Читаем Признание в любви: русская традиция полностью

В русской литературе первой половины XIX века сама любовная перипетия в мифологизированном изложении условно могла бы выглядеть так: два человека внезапно начинают испытывать друг к другу желание слиться воедино (душой, телом, судьбой), они не понимают причин возникновения этого чувства, поскольку оно не связано ни с какими рациональными аргументами (это чувство может возникать к родственнику, к человеку другой национальности и расы). Обнаружив в себе чувство любви, люди впадают в болезненное состояние (в психологии называемое бредом, манией). Посредством разговора о чувствах в предложенных эпохой терминах они либо узнают о взаимности (то есть о том, что и другой опознал в них свою половину, и тогда, пройдя определенные ритуалы, стороны сливаются в одно), либо об отсутствии взаимности (когда вторая сторона не опознает в собеседнике своей второй половины), и тогда оставшемуся без взаимности грозят муки или даже гибель.

Из сказанного выше понятно, почему любовь таит в себе опасность гибели. Риск погибнуть от любви в том и состоит, что старая жизнь исчерпывает себя, а новая не начинается в силу того, что избранница или избранник не готовы к этому. Образовавшийся разрыв может быть смертельным и является объяснением множества самоубийств, возникающих на почве несчастной любви.


Есть известная парафраза из Пушкина: «Чем меньше женщину мы больше, тем меньше больше нам она», которая в оригинале звучит: «Чем меньше женщину мы любим, тем легче нравимся мы ей». Она говорит о привлекательности холодности, о способности равнодушия пробуждать интерес.

Стереотип, касающийся холодности, разжигающей огонь, пламя чувства, по моему мнению, отражает некоторую психологическую, а не мифологическую реальность, зафиксированную в литературе: чувственные натуры, обнаруживая в ситуации недостаточность эмоциональных проявлений, пытаются компенсировать ее за счет своей собственной эмоциональности. Некогда придуманные критиками «лишние люди», по которым «сохли» лучшие литературные героини XIX века, были скучающими и скучными субъектами, пребывали в тоске, пресыщенности и т. д., поскольку именно этим провоцировали к себе интерес эмоционально подвижного женского пола. Пойманный на холод, как на червячка, герой обычно попадается в ловушку, может быть, даже и невольно раскинутую. В общем, у героев и героинь счет равный: холодные Онегин и Печорин вполне «стоят» одной Одинцовой, превратившей Базарова в жертву собственной холодности.

Вот этот пример из тургеневских «Отцов и детей», где оба героя пытаются «поймать друг друга на холод»:


– Вы из приличия рассматриваете картинки, Евгений Васильич, – начала она. – Вас это не занимает.

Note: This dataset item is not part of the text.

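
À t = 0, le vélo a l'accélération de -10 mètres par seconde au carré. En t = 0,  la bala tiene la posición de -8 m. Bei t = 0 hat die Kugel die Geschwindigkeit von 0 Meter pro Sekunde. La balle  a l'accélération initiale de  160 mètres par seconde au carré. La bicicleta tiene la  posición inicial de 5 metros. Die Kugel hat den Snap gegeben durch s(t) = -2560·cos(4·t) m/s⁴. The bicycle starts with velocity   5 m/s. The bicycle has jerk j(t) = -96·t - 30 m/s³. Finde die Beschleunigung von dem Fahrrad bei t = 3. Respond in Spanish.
Partiendo de la sacudida j(t) = -96·t - 30, tomamos 1 integral. La integral de la sacudida es la aceleración. Usando a(0) = -10, obtenemos a(t) = -48·t^2 - 30·t - 10. Usando a(t) = -48·t^2 - 30·t - 10 y sustituyendo t = 3, encontramos a = -532.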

Подвиньтесь-ка лучше к нам, и давайте поспоримте о чем-нибудь.

И далее:

– Да… я полагаю, что вы постоянно остаетесь на одном месте потому, что вы себя избаловали, потому, что вы очень любите комфорт, удобства, а ко всему остальному очень равнодушны.

Одинцова опять усмехнулась.

– Вы решительно не хотите верить, что я способна увлекаться? —

Базаров исподлобья взглянул на нее.

– Любопытством – пожалуй; но не иначе.


Но чем же для нас так привлекательна холодность сама по себе?

Холод и тепло. Луна и солнце. Понятие луны и солнца – это классическая бинарная мифологическая пара, при этом у некоторых народов «солнце выступает как женское начало, а луна как мужское, а у других народов – как раз наоборот». Значит, распределение не важно, важно, что за этим распределением стоит идея парности и далее – целостности.

Привлекательность грубой пылкой мужественности и женской холодности, заданная в литературе первой половины XIX века, имеет сходный исток. Пара «грубый/нежный», как и «горячий/ холодный», образуют тот самый плюс и минус, который дает ноль, то есть круглое и целое.

Но такое объяснение было бы слишком банальным. Грубость, шероховатость, неотесанность – все это эпитеты, вполне применимые к мужчине и вполне характеризующие его естественную природу. Волосы на теле, запах, который он издает (столь остро воспринимаемый женщинами), отсутствие оценки его по шкале красивый/некрасивый, свойственный мужчинам более высокий интеллект наряду с часто встречающейся более низкой, чем у женщин, образованностью и культурой (что связано с ее функцией воспитания детей и воспроизведение через это воспитание основных элементов родной культуры), привязка мужчин к более тяжелой, более грубой физической работе, их функция военных и охотников – все это ставит акцент на их физической, плотской, почти звериной натуре (далекой от эстетически полноценного Адама, например). Эта натура отрицается, ограничивается культурой первой половины XIX века, но она, тем не менее, воспринимается женщинами подсознательно, на уровне сексуального чувства.